The Javan white-eye is the only other Bornean white-eye that is uniformly yellow or olive. Compared to that species, the Meratus white-eye is darker overall, has a longer bill and tail, and has a thinner, less yellowish line above the lores. The lemon-bellied white-eye, found on small offshore islands off Borneo, and the Wakatobi white-eye, found on offshore islands off southwestern Sulawesi, are a much brighter yellow than the Meratus white-eye's deep olive-green appearance.

=== Vocalisations ===
The song of the Meratus white-eye is one to three second long "warbling series of high-pitched short notes, ending with a faster, lower-pitched jumble". The white-eye's usual call is a high, "buzzy" zip. Spectrograms of the songs of Meratus and lemon-bellied white-eyes show the Meratus white-eye's calls being consistently higher-pitched and having shorter "phrases". Songs are mostly given early in the morning at daybreak.

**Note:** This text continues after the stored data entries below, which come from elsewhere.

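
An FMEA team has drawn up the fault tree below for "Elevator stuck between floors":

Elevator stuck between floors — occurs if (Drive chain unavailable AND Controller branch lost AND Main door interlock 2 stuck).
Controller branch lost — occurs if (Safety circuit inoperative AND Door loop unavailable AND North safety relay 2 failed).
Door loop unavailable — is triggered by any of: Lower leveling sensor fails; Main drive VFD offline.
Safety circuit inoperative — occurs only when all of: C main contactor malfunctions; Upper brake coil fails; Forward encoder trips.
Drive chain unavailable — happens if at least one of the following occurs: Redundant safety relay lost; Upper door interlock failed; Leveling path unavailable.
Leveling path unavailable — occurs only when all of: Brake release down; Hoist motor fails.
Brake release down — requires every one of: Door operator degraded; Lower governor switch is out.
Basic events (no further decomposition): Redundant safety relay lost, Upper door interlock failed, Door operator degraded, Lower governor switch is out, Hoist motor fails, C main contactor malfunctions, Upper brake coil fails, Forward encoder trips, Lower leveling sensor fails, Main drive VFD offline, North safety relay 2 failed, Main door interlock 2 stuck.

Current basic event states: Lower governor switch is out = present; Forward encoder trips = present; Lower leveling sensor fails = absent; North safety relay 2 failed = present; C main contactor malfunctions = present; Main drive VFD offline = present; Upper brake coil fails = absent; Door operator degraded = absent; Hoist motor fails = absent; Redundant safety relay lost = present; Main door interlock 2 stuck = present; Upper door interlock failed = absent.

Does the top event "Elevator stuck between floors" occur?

No

Brake release down [AND]: Door operator degraded=not, Lower governor switch is out=occurs → not all inputs occur → does not occur.
Leveling path unavailable [AND]: Brake release down=not, Hoist motor fails=not → not all inputs occur → does not occur.
Drive chain unavailable [OR]: Redundant safety relay lost=occurs, Upper door interlock failed=not, Leveling path unavailable=not → at least one input occurs → occurs.
Safety circuit inoperative [AND]: C main contactor malfunctions=occurs, Upper brake coil fails=not, Forward encoder trips=occurs → not all inputs occur → does not occur.
Door loop unavailable [OR]: Lower leveling sensor fails=not, Main drive VFD offline=occurs → at least one input occurs → occurs.
Controller branch lost [AND]: Safety circuit inoperative=not, Door loop unavailable=occurs, North safety relay 2 failed=occurs → not all inputs occur → does not occur.
Elevator stuck between floors [AND]: Drive chain unavailable=occurs, Controller branch lost=not, Main door interlock 2 stuck=occurs → not all inputs occur → does not occur.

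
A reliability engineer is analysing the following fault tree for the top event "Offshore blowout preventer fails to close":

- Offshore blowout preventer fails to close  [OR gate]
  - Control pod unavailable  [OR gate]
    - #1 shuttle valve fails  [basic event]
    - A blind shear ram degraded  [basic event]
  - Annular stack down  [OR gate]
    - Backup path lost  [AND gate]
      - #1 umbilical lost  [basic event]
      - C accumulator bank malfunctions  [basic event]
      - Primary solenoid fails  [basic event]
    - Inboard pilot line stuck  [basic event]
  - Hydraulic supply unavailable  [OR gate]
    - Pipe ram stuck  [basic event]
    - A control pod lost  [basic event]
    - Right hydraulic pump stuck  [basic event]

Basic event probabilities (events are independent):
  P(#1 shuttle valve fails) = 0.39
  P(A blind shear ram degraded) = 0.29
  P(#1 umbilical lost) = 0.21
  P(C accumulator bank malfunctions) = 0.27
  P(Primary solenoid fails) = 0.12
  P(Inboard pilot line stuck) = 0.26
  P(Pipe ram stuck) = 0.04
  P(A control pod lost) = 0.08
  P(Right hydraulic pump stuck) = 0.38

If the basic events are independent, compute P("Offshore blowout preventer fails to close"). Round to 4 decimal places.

P(Control pod unavailable) [OR] = 1 − (1−0.39) × (1−0.29) = 0.566900
P(Backup path lost) [AND] = 0.21 × 0.27 × 0.12 = 0.006804
P(Annular stack down) [OR] = 1 − (1−0.006804) × (1−0.26) = 0.265035
P(Hydraulic supply unavailable) [OR] = 1 − (1−0.04) × (1−0.08) × (1−0.38) = 0.452416
P(Offshore blowout preventer fails to close) [OR] = 1 − (1−0.566900) × (1−0.265035) × (1−0.452416) = 0.825697
Rounded to 4 decimal places: P(Offshore blowout preventer fails to close) ≈ 0.8257.

0.8257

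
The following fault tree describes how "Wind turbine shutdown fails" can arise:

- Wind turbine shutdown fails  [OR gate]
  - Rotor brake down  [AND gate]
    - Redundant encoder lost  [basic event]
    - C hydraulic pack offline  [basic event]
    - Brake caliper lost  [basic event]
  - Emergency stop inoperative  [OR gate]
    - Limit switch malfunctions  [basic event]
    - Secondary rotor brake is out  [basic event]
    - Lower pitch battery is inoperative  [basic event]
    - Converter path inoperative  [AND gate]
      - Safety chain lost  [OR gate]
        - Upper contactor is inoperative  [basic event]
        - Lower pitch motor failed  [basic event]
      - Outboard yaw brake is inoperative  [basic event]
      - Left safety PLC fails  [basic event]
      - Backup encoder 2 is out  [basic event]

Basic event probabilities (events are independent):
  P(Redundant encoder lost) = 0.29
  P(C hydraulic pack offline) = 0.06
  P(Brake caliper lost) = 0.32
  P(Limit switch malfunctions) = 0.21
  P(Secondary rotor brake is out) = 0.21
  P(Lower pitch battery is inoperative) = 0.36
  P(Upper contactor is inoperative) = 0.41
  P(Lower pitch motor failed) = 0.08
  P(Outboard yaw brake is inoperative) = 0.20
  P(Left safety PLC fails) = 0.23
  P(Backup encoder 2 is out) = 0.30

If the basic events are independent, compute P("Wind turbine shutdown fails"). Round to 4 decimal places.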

== Distribution and habitat ==
The species is endemic to the Meratus Mountains in Indonesian Borneo, where it has been recorded from Mount Besar and Mount Karokangen. It inhabits the mid and lower storeys of closed-canopy montane forests and has been recorded above 1300 m. Its upper elevational range is not known for certain; the highest point in its range is 1901 m on Mount Besar, but Meratus white-eyes have only been observed up to 1600–1650 m. The species is assumed to be non-migratory.

== Ecology and conservation ==
Most aspects of the Meratus white-eye's ecology are unknown. Its diet is unknown, but it has it has been seen in mixed-species foraging flocks with other insectivores. Foraging takes place in the lower and middle stories of the forest, with white-eyes probing the underside of moss hanging from twigs and petioles while hanging upside-down. Flocks of Meratus white-eyes can have up to 40 birds. No information on breeding is known, but presumed juveniles have been seen in the second week of July.

The Meratus white-eye is classified as being of least-concern by the International Union for Conservation of Nature (IUCN) on the IUCN Red List. It has a very small range. The authors describing the species recommended it be assessed as vulnerable due to its restricted distribution and pressure on its population due to the songbird trade. The species' abundance has not been formally quantified, but it is thought to be locally common within the small area it inhabits. Although low-elevation forest in the Meratus white-eye's range has been heavily deforested, the species does not occur below 1300 m, so habitat loss within its habitat is likely negligible in the decade before 2022. Consequently, the species' population is thought to be stable. However, forests inhabited by the species are likely disturbed at moderate levels by humans harvesting forest products.

The species is also threatened by the Indonesian trade in songbirds, having first been recorded from local songbird markets in 2021. Although this threat is not currently considered very severe, other Zosterops white-eyes have been popular in Indonesia and consequently the species requires monitoring. Anecdotal reports from the Meratus Mountains have found that increasing ecotourism for birdwatching in the region may reduce incentives to poach birds.

The species is not protected by Indonesian law and does not occur in any protected areas; its range overlaps with a single protected area, the Pleihari Martapura Wildlife Reserve, which does not cover its altitudinal range. The Meratus Mountains it inhabits are designated as an Important Bird Area by BirdLife International. Recommended conservation measures for the species include surveys to accurately estimate its population, finding the demand for the species in the songbird trade, and finding suitable tracts of habitat to protect.